Ils sont en effet convoqués à un entretien préalable à licenciement éventuel pour faute grave. " Alors que notre entreprise se trouve en grand danger de survie (...), nous sommes confrontés à une absence inopinée de votre part qui désorganise (la) production" écrit le patron de cette entreprise qui s'est défendu auprès de l'AFP en affirmant que « ces salariés n'ont pas demandé la permission de faire grève (...). S'ils en avaient fait la demande, je n'aurais jamais envoyé cette lettre".

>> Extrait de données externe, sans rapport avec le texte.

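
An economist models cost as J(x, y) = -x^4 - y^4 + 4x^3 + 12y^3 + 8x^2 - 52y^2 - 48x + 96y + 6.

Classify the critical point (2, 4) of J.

The mixed partial ∂²J/∂x∂y is 0, so the Hessian at any point is diag(J_xx, J_yy) = diag(4(-3x^2 + 6x + 4), 4(-3y^2 + 18y - 26)).
At (2, 4): H = diag(16, -8).
The eigenvalues have opposite signs, so H is indefinite: a saddle point.

saddle point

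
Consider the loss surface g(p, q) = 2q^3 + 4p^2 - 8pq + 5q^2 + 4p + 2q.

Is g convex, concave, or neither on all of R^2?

The term 2q^3 is cubic, so the Hessian is not constant.
∂²g/∂q² = 12q + 10, which takes both signs as q varies (negative for sufficiently negative q). A diagonal entry of the Hessian changing sign means the Hessian is neither positive- nor negative-semidefinite on all of R^2.

neither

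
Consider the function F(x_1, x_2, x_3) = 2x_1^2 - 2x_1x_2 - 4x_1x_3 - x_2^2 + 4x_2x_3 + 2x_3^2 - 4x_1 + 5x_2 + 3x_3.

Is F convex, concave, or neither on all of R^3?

F is quadratic, so its Hessian is the constant matrix H = [[4, -2, -4], [-2, -2, 4], [-4, 4, 4]].
Leading principal minors: 4, -12, -16.
Neither pattern holds ⇒ H is indefinite ⇒ neither convex nor concave.

neither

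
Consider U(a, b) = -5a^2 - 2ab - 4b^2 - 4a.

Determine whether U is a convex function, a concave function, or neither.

U is quadratic, so its Hessian is the constant matrix H = [[-10, -2], [-2, -8]].
det(H) = 76, tr(H) = -18.
det(H) > 0 and tr(H) < 0, so H is negative definite everywhere: concave.

concave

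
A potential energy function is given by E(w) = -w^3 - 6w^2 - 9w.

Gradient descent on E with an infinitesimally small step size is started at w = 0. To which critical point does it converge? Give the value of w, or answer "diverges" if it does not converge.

E'(w) = -3(w + 1)(w + 3), so E'(0) = -9.
Gradient descent moves in the -E' direction, i.e. w is increasing.
There is no critical point above w=0, and E' keeps the same sign, so the iterate runs off to +∞.

diverges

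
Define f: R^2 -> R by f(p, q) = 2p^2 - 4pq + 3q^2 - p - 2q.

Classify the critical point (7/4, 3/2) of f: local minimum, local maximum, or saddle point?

The Hessian of f is constant: H = [[4, -4], [-4, 6]].
det(H) = 4·6 − (-4)² = 8.
det(H) > 0 and tr(H) = 10 > 0, so H is positive definite and the point is a local minimum.

local minimum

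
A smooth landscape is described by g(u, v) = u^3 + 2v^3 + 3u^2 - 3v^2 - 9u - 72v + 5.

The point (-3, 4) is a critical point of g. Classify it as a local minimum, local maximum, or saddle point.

saddle point

The mixed partial ∂²g/∂u∂v is 0, so the Hessian at any point is diag(g_uu, g_vv) = diag(6(u + 1), 6(2v - 1)).
At (-3, 4): H = diag(-12, 42).
The eigenvalues have opposite signs, so H is indefinite: a saddle point.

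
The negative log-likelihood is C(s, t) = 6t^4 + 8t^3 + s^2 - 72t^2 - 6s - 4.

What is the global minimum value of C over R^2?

-391

C(s,t) separates as P(s) + Q(t) − 4, so its minimum is min P + min Q − 4.
P'(s) = 2s - 6 vanishes at s ∈ {3}; Q'(t) = 24t(t - 2)(t + 3) vanishes at t ∈ {-3, 0, 2}.
Local minima of P (where P''>0): P(3)=-9. Local minima of Q: Q(-3)=-378, Q(2)=-128.
So the global minimum of C is P(3) + Q(-3) − 4 = -9 − 378 − 4 = -391, attained at (3, -3).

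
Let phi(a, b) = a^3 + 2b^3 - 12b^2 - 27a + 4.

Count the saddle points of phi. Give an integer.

phi separates as a function of a plus a function of b, so ∇phi=0 decouples.
∂phi/∂a = 3(a - 3)(a + 3) = 0 at a ∈ {-3, 3}; ∂phi/∂b = 6b(b - 4) = 0 at b ∈ {0, 4}.
The Hessian is diagonal: diag(phi_aa, phi_bb). Second derivatives: phi_aa(-3)=-18, phi_aa(3)=18; phi_bb(0)=-24, phi_bb(4)=24.
Saddle points occur where the two diagonal entries have opposite signs: (-3, 4), (3, 0). Count: 2.

2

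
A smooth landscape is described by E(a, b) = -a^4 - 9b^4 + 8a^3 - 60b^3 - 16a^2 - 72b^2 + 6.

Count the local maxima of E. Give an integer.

4

E separates as a function of a plus a function of b, so ∇E=0 decouples.
∂E/∂a = -4a(a - 4)(a - 2) = 0 at a ∈ {0, 2, 4}; ∂E/∂b = -36b(b + 1)(b + 4) = 0 at b ∈ {-4, -1, 0}.
The Hessian is diagonal: diag(E_aa, E_bb). Second derivatives: E_aa(0)=-32, E_aa(2)=16, E_aa(4)=-32; E_bb(-4)=-432, E_bb(-1)=108, E_bb(0)=-144.
Local maxima occur where both diagonal entries negative: (0, -4), (0, 0), (4, -4), (4, 0). Count: 4.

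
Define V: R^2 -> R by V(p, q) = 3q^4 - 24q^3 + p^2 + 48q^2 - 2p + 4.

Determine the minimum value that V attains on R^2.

V(p,q) separates as A(p) + B(q) + 4, so its minimum is min A + min B + 4.
A'(p) = 2p - 2 vanishes at p ∈ {1}; B'(q) = 12q(q - 4)(q - 2) vanishes at q ∈ {0, 2, 4}.
Local minima of A (where A''>0): A(1)=-1. Local minima of B: B(0)=0, B(4)=0.
So the global minimum of V is A(1) + B(0) + 4 = -1 + 0 + 4 = 3, attained at (1, 0).

3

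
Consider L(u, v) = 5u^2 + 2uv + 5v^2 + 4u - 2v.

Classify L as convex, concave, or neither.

convex

L is quadratic, so its Hessian is the constant matrix H = [[10, 2], [2, 10]].
det(H) = 96, tr(H) = 20.
det(H) > 0 and tr(H) > 0, so H is positive definite everywhere: convex.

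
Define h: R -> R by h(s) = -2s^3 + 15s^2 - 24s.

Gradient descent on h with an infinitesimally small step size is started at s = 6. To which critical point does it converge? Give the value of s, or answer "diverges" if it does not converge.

h'(s) = -6(s - 4)(s - 1), so h'(6) = -60.
Gradient descent moves in the -h' direction, i.e. s is increasing.
There is no critical point above s=6, and h' keeps the same sign, so the iterate runs off to +∞.

diverges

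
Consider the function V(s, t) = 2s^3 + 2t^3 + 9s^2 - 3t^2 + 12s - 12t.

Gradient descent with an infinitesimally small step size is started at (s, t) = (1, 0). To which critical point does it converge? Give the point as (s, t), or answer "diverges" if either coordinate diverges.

V is separable, so gradient descent decouples: s follows -∂V/∂s, t follows -∂V/∂t.
∂V/∂s = 6(s + 1)(s + 2); at s=1 this is 36, so s decreases.
∂V/∂t = 6(t - 2)(t + 1); at t=0 this is -12, so t increases.
s converges to its nearest critical value -1 (a local min of the s-part); t converges to 2. The iterate converges to (-1, 2).

(-1, 2)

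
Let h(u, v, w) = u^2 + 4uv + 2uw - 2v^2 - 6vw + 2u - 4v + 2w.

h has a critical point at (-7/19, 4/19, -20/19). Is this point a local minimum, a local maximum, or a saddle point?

The Hessian is constant: H = [[2, 4, 2], [4, -4, -6], [2, -6, 0]].
Leading principal minors: Δ₁ = 2, Δ₂ = -24, Δ₃ = -152.
The minors fit neither the all-positive nor the alternating-sign pattern, so H is indefinite: a saddle point.

saddle point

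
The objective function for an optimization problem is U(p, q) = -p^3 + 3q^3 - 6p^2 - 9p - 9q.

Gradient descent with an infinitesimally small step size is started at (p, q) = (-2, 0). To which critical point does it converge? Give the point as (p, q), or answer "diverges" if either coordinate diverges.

U is separable, so gradient descent decouples: p follows -∂U/∂p, q follows -∂U/∂q.
∂U/∂p = -3(p + 1)(p + 3); at p=-2 this is 3, so p decreases.
∂U/∂q = 9(q - 1)(q + 1); at q=0 this is -9, so q increases.
p converges to its nearest critical value -3 (a local min of the p-part); q converges to 1. The iterate converges to (-3, 1).

(-3, 1)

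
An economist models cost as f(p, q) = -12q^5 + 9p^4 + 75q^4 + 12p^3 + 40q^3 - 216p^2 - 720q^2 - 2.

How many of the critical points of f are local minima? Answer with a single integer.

4

f separates as a function of p plus a function of q, so ∇f=0 decouples.
∂f/∂p = 36p(p - 3)(p + 4) = 0 at p ∈ {-4, 0, 3}; ∂f/∂q = -60q(q - 4)(q - 3)(q + 2) = 0 at q ∈ {-2, 0, 3, 4}.
The Hessian is diagonal: diag(f_pp, f_qq). Second derivatives: f_pp(-4)=1008, f_pp(0)=-432, f_pp(3)=756; f_qq(-2)=3600, f_qq(0)=-1440, f_qq(3)=900, f_qq(4)=-1440.
Local minima occur where both diagonal entries positive: (-4, -2), (-4, 3), (3, -2), (3, 3). Count: 4.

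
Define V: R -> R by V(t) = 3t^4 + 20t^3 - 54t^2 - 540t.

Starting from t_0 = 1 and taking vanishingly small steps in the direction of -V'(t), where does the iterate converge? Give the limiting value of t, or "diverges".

3

V'(t) = 12(t - 3)(t + 3)(t + 5), so V'(1) = -576.
Gradient descent moves in the -V' direction, i.e. t is increasing.
The nearest critical point in that direction is t = 3, where V'' = 576 > 0 (a local minimum). The iterate converges there.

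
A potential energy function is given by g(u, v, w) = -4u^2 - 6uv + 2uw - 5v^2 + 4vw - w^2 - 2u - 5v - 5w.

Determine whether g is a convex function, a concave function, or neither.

concave

g is quadratic, so its Hessian is the constant matrix H = [[-8, -6, 2], [-6, -10, 4], [2, 4, -2]].
Leading principal minors: -8, 44, -16.
Signs alternate −, +, − ⇒ H ≺ 0 ⇒ concave.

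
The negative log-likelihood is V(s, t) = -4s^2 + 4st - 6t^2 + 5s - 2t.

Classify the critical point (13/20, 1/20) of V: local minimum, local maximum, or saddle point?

The Hessian of V is constant: H = [[-8, 4], [4, -12]].
det(H) = (-8)·(-12) − 4² = 80.
det(H) > 0 and tr(H) = -20 < 0, so H is negative definite and the point is a local maximum.

local maximum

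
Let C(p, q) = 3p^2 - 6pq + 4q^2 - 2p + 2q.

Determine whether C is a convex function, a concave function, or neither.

C is quadratic, so its Hessian is the constant matrix H = [[6, -6], [-6, 8]].
det(H) = 12, tr(H) = 14.
det(H) > 0 and tr(H) > 0, so H is positive definite everywhere: convex.

convex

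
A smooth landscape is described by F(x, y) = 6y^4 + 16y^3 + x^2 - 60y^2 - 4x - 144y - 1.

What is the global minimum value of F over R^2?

-309

F(x,y) separates as P(x) + Q(y) − 1, so its minimum is min P + min Q − 1.
P'(x) = 2x - 4 vanishes at x ∈ {2}; Q'(y) = 24(y - 2)(y + 1)(y + 3) vanishes at y ∈ {-3, -1, 2}.
Local minima of P (where P''>0): P(2)=-4. Local minima of Q: Q(-3)=-54, Q(2)=-304.
So the global minimum of F is P(2) + Q(2) − 1 = -4 − 304 − 1 = -309, attained at (2, 2).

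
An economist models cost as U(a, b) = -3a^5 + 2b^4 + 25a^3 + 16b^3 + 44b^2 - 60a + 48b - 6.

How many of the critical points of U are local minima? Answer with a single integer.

4

U separates as a function of a plus a function of b, so ∇U=0 decouples.
∂U/∂a = -15(a - 2)(a - 1)(a + 1)(a + 2) = 0 at a ∈ {-2, -1, 1, 2}; ∂U/∂b = 8(b + 1)(b + 2)(b + 3) = 0 at b ∈ {-3, -2, -1}.
The Hessian is diagonal: diag(U_aa, U_bb). Second derivatives: U_aa(-2)=180, U_aa(-1)=-90, U_aa(1)=90, U_aa(2)=-180; U_bb(-3)=16, U_bb(-2)=-8, U_bb(-1)=16.
Local minima occur where both diagonal entries positive: (-2, -3), (-2, -1), (1, -3), (1, -1). Count: 4.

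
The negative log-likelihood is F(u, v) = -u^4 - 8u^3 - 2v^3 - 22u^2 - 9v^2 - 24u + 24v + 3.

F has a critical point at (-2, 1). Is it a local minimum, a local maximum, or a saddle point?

saddle point

The mixed partial ∂²F/∂u∂v is 0, so the Hessian at any point is diag(F_uu, F_vv) = diag(-4(3u^2 + 12u + 11), -6(2v + 3)).
At (-2, 1): H = diag(4, -30).
The eigenvalues have opposite signs, so H is indefinite: a saddle point.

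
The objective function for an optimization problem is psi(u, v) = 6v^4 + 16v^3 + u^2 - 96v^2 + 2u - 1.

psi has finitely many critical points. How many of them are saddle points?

psi separates as a function of u plus a function of v, so ∇psi=0 decouples.
∂psi/∂u = 2(u + 1) = 0 at u ∈ {-1}; ∂psi/∂v = 24v(v - 2)(v + 4) = 0 at v ∈ {-4, 0, 2}.
The Hessian is diagonal: diag(psi_uu, psi_vv). Second derivatives: psi_uu(-1)=2; psi_vv(-4)=576, psi_vv(0)=-192, psi_vv(2)=288.
Saddle points occur where the two diagonal entries have opposite signs: (-1, 0). Count: 1.

1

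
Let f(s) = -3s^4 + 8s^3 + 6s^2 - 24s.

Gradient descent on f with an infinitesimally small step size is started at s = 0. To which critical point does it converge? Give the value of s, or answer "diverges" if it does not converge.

f'(s) = -12(s - 2)(s - 1)(s + 1), so f'(0) = -24.
Gradient descent moves in the -f' direction, i.e. s is increasing.
The nearest critical point in that direction is s = 1, where f'' = 24 > 0 (a local minimum). The iterate converges there.

1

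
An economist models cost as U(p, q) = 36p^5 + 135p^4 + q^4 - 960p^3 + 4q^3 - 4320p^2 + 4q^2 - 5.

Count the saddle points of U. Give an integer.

U separates as a function of p plus a function of q, so ∇U=0 decouples.
∂U/∂p = 180p(p - 4)(p + 3)(p + 4) = 0 at p ∈ {-4, -3, 0, 4}; ∂U/∂q = 4q(q + 1)(q + 2) = 0 at q ∈ {-2, -1, 0}.
The Hessian is diagonal: diag(U_pp, U_qq). Second derivatives: U_pp(-4)=-5760, U_pp(-3)=3780, U_pp(0)=-8640, U_pp(4)=40320; U_qq(-2)=8, U_qq(-1)=-4, U_qq(0)=8.
Saddle points occur where the two diagonal entries have opposite signs: (-4, -2), (-4, 0), (-3, -1), (0, -2), (0, 0), (4, -1). Count: 6.

6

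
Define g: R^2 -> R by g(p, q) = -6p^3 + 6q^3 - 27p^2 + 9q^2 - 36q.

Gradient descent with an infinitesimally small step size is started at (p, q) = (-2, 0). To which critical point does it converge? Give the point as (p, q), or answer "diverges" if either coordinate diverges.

(-3, 1)

g is separable, so gradient descent decouples: p follows -∂g/∂p, q follows -∂g/∂q.
∂g/∂p = -18p(p + 3); at p=-2 this is 36, so p decreases.
∂g/∂q = 18(q - 1)(q + 2); at q=0 this is -36, so q increases.
p converges to its nearest critical value -3 (a local min of the p-part); q converges to 1. The iterate converges to (-3, 1).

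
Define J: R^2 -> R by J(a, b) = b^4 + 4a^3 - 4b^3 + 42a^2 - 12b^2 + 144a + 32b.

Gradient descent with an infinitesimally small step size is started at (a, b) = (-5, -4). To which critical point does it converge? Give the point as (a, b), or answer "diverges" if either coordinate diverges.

J is separable, so gradient descent decouples: a follows -∂J/∂a, b follows -∂J/∂b.
∂J/∂a = 12(a + 3)(a + 4); at a=-5 this is 24, so a decreases.
∂J/∂b = 4(b - 4)(b - 1)(b + 2); at b=-4 this is -320, so b increases.
The a-coordinate has no critical point in that direction and runs off to infinity.

diverges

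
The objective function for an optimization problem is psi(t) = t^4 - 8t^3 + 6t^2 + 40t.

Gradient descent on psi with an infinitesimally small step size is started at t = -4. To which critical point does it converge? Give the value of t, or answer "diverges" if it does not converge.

-1

psi'(t) = 4(t - 5)(t - 2)(t + 1), so psi'(-4) = -648.
Gradient descent moves in the -psi' direction, i.e. t is increasing.
The nearest critical point in that direction is t = -1, where psi'' = 72 > 0 (a local minimum). The iterate converges there.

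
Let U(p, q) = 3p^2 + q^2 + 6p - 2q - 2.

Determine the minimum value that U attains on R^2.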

Mais outre que dans ce pays on ne demande pas l'autorisation pour faire grève, ces trois salariés avaient néanmoins prévenu leur direction une semaine avant alors que la loi n'impose aucun préavis dans le privé (hors les entreprises de transport public). On peut se demander si le patron de cette fonderie ne revenait pas de Mars ou de plus loin.

Ainsi il écrit également n'avoir eu "connaissance d'aucun avis de grève ni au plan national", "ni au niveau de la branche professionnelle", ni d'"aucune grève interne à notre entreprise". "Et de fait, s'il y a des mouvements sociaux ce jour, aucun ne permet en réalité aux salariés de notre entreprise, comme vous, de se soustraire à la nécessite vitale d'accomplir les commandes", est-il encore écrit dans cette lettre qui convoque les salariés pour le 8 avril.

Comme on le voit dans cette affaire, la question de l'épaisseur du Code du travail n'est pas essentielle. S'il est réduit à sa plus simple expression, certains employeurs ne pourront plus caler leurs armoires.